The measure was proposed in response to the EU Wild Birds Directive. But the corncrakes are only there in such abundance (Romania has 27% of the European population) because of the survival of small-scale farming communities and mosaic land management – precisely what is threatened by the “scientific” rules of the corncrake measure. So this measure was using a narrow scientific argument, intended to protect a single species, in a sledgehammer-to-smash-a-nut approach which would certainly have caused severe damage to the landscape and eventually to the species itself.
Conventional conservation is littered with such failures.
ADEPT is encouraging policy-makers to escape from this trap and to find holistic answers.

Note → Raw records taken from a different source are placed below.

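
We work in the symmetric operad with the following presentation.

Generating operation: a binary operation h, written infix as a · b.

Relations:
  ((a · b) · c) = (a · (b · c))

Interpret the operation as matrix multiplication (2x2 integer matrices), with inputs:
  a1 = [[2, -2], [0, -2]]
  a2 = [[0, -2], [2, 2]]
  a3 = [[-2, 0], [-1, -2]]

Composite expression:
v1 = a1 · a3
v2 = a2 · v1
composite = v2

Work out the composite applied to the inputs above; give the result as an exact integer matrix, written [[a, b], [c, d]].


(a1 · a3) = [[-2, 4], [2, 4]]
(a2 · (a1 · a3)) = [[-4, -8], [0, 16]]

[[-4, -8], [0, 16]]


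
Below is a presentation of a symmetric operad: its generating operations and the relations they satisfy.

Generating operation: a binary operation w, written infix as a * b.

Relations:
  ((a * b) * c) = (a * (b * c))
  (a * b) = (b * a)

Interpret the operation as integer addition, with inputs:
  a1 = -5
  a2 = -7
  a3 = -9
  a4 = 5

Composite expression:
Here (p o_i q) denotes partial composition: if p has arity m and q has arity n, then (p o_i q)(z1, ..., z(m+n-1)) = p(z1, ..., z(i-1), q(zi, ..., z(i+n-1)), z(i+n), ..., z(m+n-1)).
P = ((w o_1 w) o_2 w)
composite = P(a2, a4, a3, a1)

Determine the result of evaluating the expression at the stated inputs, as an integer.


-16

(a4 * a3) = -4
(a2 * (a4 * a3)) = -11
((a2 * (a4 * a3)) * a1) = -16


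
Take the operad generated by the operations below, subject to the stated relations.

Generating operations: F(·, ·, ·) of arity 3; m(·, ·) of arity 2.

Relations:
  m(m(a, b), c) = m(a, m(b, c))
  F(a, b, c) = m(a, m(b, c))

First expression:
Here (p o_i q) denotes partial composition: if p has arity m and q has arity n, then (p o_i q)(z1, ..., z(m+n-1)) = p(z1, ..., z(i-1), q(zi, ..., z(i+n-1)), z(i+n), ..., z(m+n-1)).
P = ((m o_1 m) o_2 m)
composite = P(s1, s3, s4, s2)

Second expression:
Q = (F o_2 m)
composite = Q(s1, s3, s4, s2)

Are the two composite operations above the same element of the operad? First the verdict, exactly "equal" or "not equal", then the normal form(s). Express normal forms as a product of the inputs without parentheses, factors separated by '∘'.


equal — both sides give s1 ∘ s3 ∘ s4 ∘ s2

The first expression, normalized: s1 ∘ s3 ∘ s4 ∘ s2
The second expression, normalized: s1 ∘ s3 ∘ s4 ∘ s2
The normal forms match — equal.


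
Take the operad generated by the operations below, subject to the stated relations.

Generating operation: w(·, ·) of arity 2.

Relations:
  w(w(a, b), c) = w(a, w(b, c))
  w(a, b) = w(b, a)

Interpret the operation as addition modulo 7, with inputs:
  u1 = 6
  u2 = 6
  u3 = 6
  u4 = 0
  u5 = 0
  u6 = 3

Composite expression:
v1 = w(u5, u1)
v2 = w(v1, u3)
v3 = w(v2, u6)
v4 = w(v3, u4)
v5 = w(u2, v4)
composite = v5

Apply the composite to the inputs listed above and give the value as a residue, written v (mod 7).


w(u5, u1) = 6
w(w(u5, u1), u3) = 5
w(w(w(u5, u1), u3), u6) = 1
w(w(w(w(u5, u1), u3), u6), u4) = 1
w(u2, w(w(w(w(u5, u1), u3), u6), u4)) = 0

0 (mod 7)


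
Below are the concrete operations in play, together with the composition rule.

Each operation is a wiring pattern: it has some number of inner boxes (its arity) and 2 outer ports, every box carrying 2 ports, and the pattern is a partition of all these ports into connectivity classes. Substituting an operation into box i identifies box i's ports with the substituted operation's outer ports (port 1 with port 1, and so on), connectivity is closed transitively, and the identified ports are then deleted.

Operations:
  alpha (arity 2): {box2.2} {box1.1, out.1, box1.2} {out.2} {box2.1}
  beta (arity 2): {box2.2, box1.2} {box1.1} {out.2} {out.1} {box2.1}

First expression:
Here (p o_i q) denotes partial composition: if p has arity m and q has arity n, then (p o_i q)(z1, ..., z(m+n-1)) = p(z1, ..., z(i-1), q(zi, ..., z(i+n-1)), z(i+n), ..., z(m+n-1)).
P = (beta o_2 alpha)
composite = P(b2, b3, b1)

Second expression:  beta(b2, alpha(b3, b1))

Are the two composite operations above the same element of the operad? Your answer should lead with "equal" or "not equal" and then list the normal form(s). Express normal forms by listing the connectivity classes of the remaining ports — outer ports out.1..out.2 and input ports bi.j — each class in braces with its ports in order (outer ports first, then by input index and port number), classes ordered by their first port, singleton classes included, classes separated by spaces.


equal; both compose to {out.1} {out.2} {b1.1} {b1.2} {b2.1} {b2.2} {b3.1, b3.2}

Reducing the first expression gives {out.1} {out.2} {b1.1} {b1.2} {b2.1} {b2.2} {b3.1, b3.2}
Reducing the second expression gives {out.1} {out.2} {b1.1} {b1.2} {b2.1} {b2.2} {b3.1, b3.2}
One common form — equal.


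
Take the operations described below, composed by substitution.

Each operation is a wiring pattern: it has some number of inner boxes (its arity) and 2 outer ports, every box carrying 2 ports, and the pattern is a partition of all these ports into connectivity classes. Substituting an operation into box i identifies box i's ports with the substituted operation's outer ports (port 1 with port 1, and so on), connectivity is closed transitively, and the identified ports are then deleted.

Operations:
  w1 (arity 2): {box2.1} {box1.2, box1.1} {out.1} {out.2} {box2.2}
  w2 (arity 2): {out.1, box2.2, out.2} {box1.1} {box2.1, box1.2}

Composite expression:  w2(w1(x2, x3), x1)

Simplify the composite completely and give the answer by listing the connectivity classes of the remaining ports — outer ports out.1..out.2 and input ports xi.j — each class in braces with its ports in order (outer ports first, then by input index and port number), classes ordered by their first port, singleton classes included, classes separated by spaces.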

During July, Fundatia ADEPT worked directly with the Romanian authorities, and with conservation NGOs, and reached a compromise under which the amount of grassland affected fell by 90%, to 50,000 ha. We will continue to work with the European Commission and the Romanian Government to improve the situation further.
Yellow for danger!
The green area marks the area in which farmers can get support for biodiversity-friendly management of High Nature Value grassland. This is a general measure, which maintains a wide range of species and habitats in the mosaic landscape, and helps the survival of the traditional farming communities who maintain the landscape.

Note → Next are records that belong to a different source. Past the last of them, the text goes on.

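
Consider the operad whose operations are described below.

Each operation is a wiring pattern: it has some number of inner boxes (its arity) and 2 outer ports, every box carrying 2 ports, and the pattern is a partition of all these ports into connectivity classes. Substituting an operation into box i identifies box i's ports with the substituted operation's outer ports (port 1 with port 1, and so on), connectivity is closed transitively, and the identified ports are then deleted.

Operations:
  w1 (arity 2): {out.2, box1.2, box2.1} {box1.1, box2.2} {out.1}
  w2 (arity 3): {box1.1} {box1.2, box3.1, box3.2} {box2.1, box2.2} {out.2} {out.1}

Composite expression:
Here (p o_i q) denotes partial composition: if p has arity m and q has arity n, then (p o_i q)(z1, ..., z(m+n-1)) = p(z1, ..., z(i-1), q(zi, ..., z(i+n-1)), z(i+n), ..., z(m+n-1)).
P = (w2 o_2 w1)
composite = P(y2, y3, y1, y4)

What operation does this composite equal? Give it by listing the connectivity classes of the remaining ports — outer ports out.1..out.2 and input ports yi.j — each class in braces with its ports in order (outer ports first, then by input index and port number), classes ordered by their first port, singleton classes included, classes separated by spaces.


{out.1} {out.2} {y1.1, y3.2} {y1.2, y3.1} {y2.1} {y2.2, y4.1, y4.2}


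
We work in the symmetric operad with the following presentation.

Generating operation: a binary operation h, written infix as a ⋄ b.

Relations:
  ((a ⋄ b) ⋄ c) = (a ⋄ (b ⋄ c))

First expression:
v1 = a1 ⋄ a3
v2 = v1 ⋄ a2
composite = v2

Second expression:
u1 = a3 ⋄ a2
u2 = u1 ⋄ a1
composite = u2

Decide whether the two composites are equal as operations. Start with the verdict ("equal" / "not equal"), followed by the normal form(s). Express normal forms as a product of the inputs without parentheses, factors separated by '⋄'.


The first expression reduces to a1 ⋄ a3 ⋄ a2
The second expression reduces to a3 ⋄ a2 ⋄ a1
Different reductions; not equal.

not equal; the first gives a1 ⋄ a3 ⋄ a2 and the second a3 ⋄ a2 ⋄ a1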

The yellow area marks the proposed area for Corncrake management. Under this, farmers would only get support if they mow their meadows by hand after 1 August, by hand. Mowing has never been delayed until so late in these landscapes, and yet the Corncrake and many other species are thrivhing: for centuries, farmers have mowed when conditions are right, which varies from year to year, and in small patches. Ideal for wild species and for food production which can adapt to changing conditions.
Imposition of this measure threatens the future of these landscapes and communities. Late mown hay is of much reduced nutritional value, and is also more difficult to mow by hand. Delayed mowing will also damage the charactersitic floristic diversity of the haymeadows, as it allows less varied invasive species to take hold.
The area marked in yellow, in which farmers were to be sacrificed to an unsuitable management obligation, has been reduced from 500,000 ha (affecting about 20,000 small-scale farming families) to 50,000 ha (affecting about 2,000 small-scale farming families). We are working to improve things further.
This is an example of the enormous impact NGOs can have on farmers’ livelihoods and landscape conservation through policy lobbying. As a result of this lobbying, over 18,000 small scale farms and families have been protected from misguided changes to support funding, which would have rendered their farming economically unviable.
ADEPT’s underlying principle is that by maintaining small-scale farming and land ownership, this will make the farmers more prosperous and benefit biodiversity at the same time. After all, the corncrakes are only there because of sympathetic farming system over hundreds of years.
If it ain’t broke, don’t fix it.
Science must be combined with a common sense approach.